Spokane's economy is anchored by healthcare (Providence and MultiCare run large regional systems), higher education (Washington State University's medical school, Gonzaga, Whitworth, and Eastern Washington University all have significant footprints), and a growing logistics and distribution sector tied to the county's position as an inland freight hub. Yet the labor force participation rate of just 61% is notably subdued, and a 5.7% unemployment rate runs above most comparable mid-sized metros. A 15.6% disability rate — meaningfully higher than national norms — partly explains this, reflecting an older and more economically stressed population than Spokane's college-town reputation might suggest.
The work-from-home rate of 14.2% is solid but not exceptional, which matters because remote worker migration was a key driver of Spokane's pandemic price surge. As that tide recedes, the -4.4% price dip makes more sense.

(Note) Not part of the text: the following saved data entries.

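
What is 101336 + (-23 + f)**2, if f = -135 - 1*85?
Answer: 160385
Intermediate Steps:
f = -220 (f = -135 - 85 = -220)
101336 + (-23 + f)**2 = 101336 + (-23 - 220)**2 = 101336 + (-243)**2 = 101336 + 59049 = 160385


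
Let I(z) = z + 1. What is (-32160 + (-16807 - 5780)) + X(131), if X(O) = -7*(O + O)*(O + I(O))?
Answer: -537089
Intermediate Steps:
I(z) = 1 + z
X(O) = -14*O*(1 + 2*O) (X(O) = -7*(O + O)*(O + (1 + O)) = -7*2*O*(1 + 2*O) = -14*O*(1 + 2*O))
(-32160 + (-16807 - 5780)) + X(131) = (-32160 + (-16807 - 5780)) - 14*131*(1 + 2*131) = (-32160 - 22587) - 14*131*(1 + 262) = -54747 - 14*131*263 = -54747 - 482342 = -537089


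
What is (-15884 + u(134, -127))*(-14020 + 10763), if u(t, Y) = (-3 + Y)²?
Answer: -3309112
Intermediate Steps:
(-15884 + u(134, -127))*(-14020 + 10763) = (-15884 + (-3 - 127)²)*(-14020 + 10763) = (-15884 + (-130)²)*(-3257) = (-15884 + 16900)*(-3257) = 1016*(-3257) = -3309112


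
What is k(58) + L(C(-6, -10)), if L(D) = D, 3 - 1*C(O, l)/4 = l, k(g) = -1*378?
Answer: -326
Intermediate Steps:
k(g) = -378
C(O, l) = 12 - 4*l
k(58) + L(C(-6, -10)) = -378 + (12 - 4*(-10)) = -378 + (12 + 40) = -378 + 52 = -326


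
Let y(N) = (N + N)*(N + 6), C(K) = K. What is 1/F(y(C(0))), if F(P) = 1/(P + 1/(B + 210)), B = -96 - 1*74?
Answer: 1/40 ≈ 0.025000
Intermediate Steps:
B = -170 (B = -96 - 74 = -170)
y(N) = 2*N*(6 + N) (y(N) = (2*N)*(6 + N) = 2*N*(6 + N))
F(P) = 1/(1/40 + P) (F(P) = 1/(P + 1/(-170 + 210)) = 1/(P + 1/40) = 1/(1/40 + P))
1/F(y(C(0))) = 1/(40/(1 + 40*(2*0*(6 + 0)))) = 1/(40/(1 + 40*(2*0*6))) = 1/(40/(1 + 40*0)) = 1/(40/(1 + 0)) = 1/(40/1) = 1/(40*1) = 1/40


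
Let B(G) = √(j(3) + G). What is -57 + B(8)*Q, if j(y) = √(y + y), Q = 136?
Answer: -57 + 136*√(8 + √6) ≈ 382.63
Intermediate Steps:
j(y) = √2*√y (j(y) = √(2*y) = √2*√y)
B(G) = √(G + √6) (B(G) = √(√2*√3 + G) = √(√6 + G) = √(G + √6))
-57 + B(8)*Q = -57 + √(8 + √6)*136 = -57 + 136*√(8 + √6)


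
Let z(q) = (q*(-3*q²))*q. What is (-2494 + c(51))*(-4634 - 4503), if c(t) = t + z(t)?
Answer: 185463246302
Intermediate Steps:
z(q) = -3*q⁴ (z(q) = (-3*q³)*q = -3*q⁴)
c(t) = t - 3*t⁴
(-2494 + c(51))*(-4634 - 4503) = (-2494 + (51 - 3*51⁴))*(-4634 - 4503) = (-2494 + (51 - 3*6765201))*(-9137) = (-2494 + (51 - 20295603))*(-9137) = (-2494 - 20295552)*(-9137) = -20298046*(-9137) = 185463246302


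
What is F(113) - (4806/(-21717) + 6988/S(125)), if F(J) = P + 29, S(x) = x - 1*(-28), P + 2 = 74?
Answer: 20507747/369189 ≈ 55.548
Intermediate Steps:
P = 72 (P = -2 + 74 = 72)
S(x) = 28 + x (S(x) = x + 28 = 28 + x)
F(J) = 101 (F(J) = 72 + 29 = 101)
F(113) - (4806/(-21717) + 6988/S(125)) = 101 - (4806/(-21717) + 6988/(28 + 125)) = 101 - (4806*(-1/21717) + 6988/153) = 101 - (-534/2413 + 6988*(1/153)) = 101 - (-534/2413 + 6988/153) = 101 - 1*16780342/369189 = 101 - 16780342/369189 = 20507747/369189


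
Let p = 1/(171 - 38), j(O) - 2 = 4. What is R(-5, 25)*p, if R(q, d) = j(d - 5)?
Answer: 6/133 ≈ 0.045113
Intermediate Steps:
j(O) = 6 (j(O) = 2 + 4 = 6)
R(q, d) = 6
p = 1/133 ≈ 0.0075188
R(-5, 25)*p = 6*(1/133) = 6/133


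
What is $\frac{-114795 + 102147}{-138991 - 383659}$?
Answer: $\frac{6324}{261325} \approx 0.0242$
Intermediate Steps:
$\frac{-114795 + 102147}{-138991 - 383659} = - \frac{12648}{-522650} = \left(-12648\right) \left(- \frac{1}{522650}\right) = \frac{6324}{261325}$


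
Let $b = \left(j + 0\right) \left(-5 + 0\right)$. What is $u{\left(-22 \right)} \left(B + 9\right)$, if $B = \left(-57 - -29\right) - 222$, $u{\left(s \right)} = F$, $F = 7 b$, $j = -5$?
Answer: $-42175$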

What makes Spokane County unique in Washington State real estate? Spokane County is Washington's most significant affordable housing market east of the Cascades — a genuine mid-sized regional economy rather than a bedroom community. Its combination of multiple universities, a major healthcare cluster, and military presence (Fairchild Air Force Base accounts for much of the county's 9.9% veterans share) creates unusual housing demand diversity. It's one of the few places in Washington where a median-income household can still realistically purchase a median-priced home.
Is Spokane County's home price drop a warning sign or a correction? Almost certainly a correction. The county saw outsized appreciation from 2020–2023 as remote workers and affordability refugees arrived from the Puget Sound region. A 4.4% pullback with vacancy still tight at 5.4% and over 3,500 sales in the past twelve months doesn't signal distress — it signals a market digesting years of rapid gains. The bottom of the price range (P10 at $156,600) remains accessible for first-time buyers, while the top (P90 at $690,000) reflects a luxury tier that barely existed here a decade ago.
How bad is the rent burden problem in Spokane? Genuinely concerning. Nearly half of Spokane County renters are burdened, and nearly one in four faces severe burden. With 16% of households on SNAP benefits and a child poverty rate above 13%, the county's rental affordability problem isn't marginal — it's structural, and it's the defining tension in a housing market that otherwise appears healthier than it really is for those who don't already own.
Our database includes 7,055 properties in Liberty Lake.
Properties in Liberty Lake average $675,692, reflecting a competitive market.
Buyers can expect to pay around $248 per square foot in this market.
Home prices in Liberty Lake are 57% higher than the Spokane County average.
| Metric | Liberty Lake | Spokane County | vs County |
|---|---|---|---|
| Average Price | $675,692 | $431,745 | +57% |
| Avg Sq Ft | 2,721 | 2,500 | +9% |
| Price/Sq Ft | $248 | $173 | +43% |
| Properties | 7,055 | 234,702 | -97% |
Other parcels within a few hundred meters of this one.
The average home price in Liberty Lake, WA is $675,692, based on analysis of 7,055 properties in our database.
Our database includes 7,055 properties in Liberty Lake, WA, providing comprehensive market coverage.
The average price per square foot in Liberty Lake, WA is $248. This is calculated from an average home price of $675,692 and average size of 2,721 square feet.
Homes in Liberty Lake, WA average 2,721 square feet, with an average price of $675,692.
Liberty Lake, WA is one of many cities in Spokane County, WA with property data available. Browse other cities in the county to compare market conditions and pricing.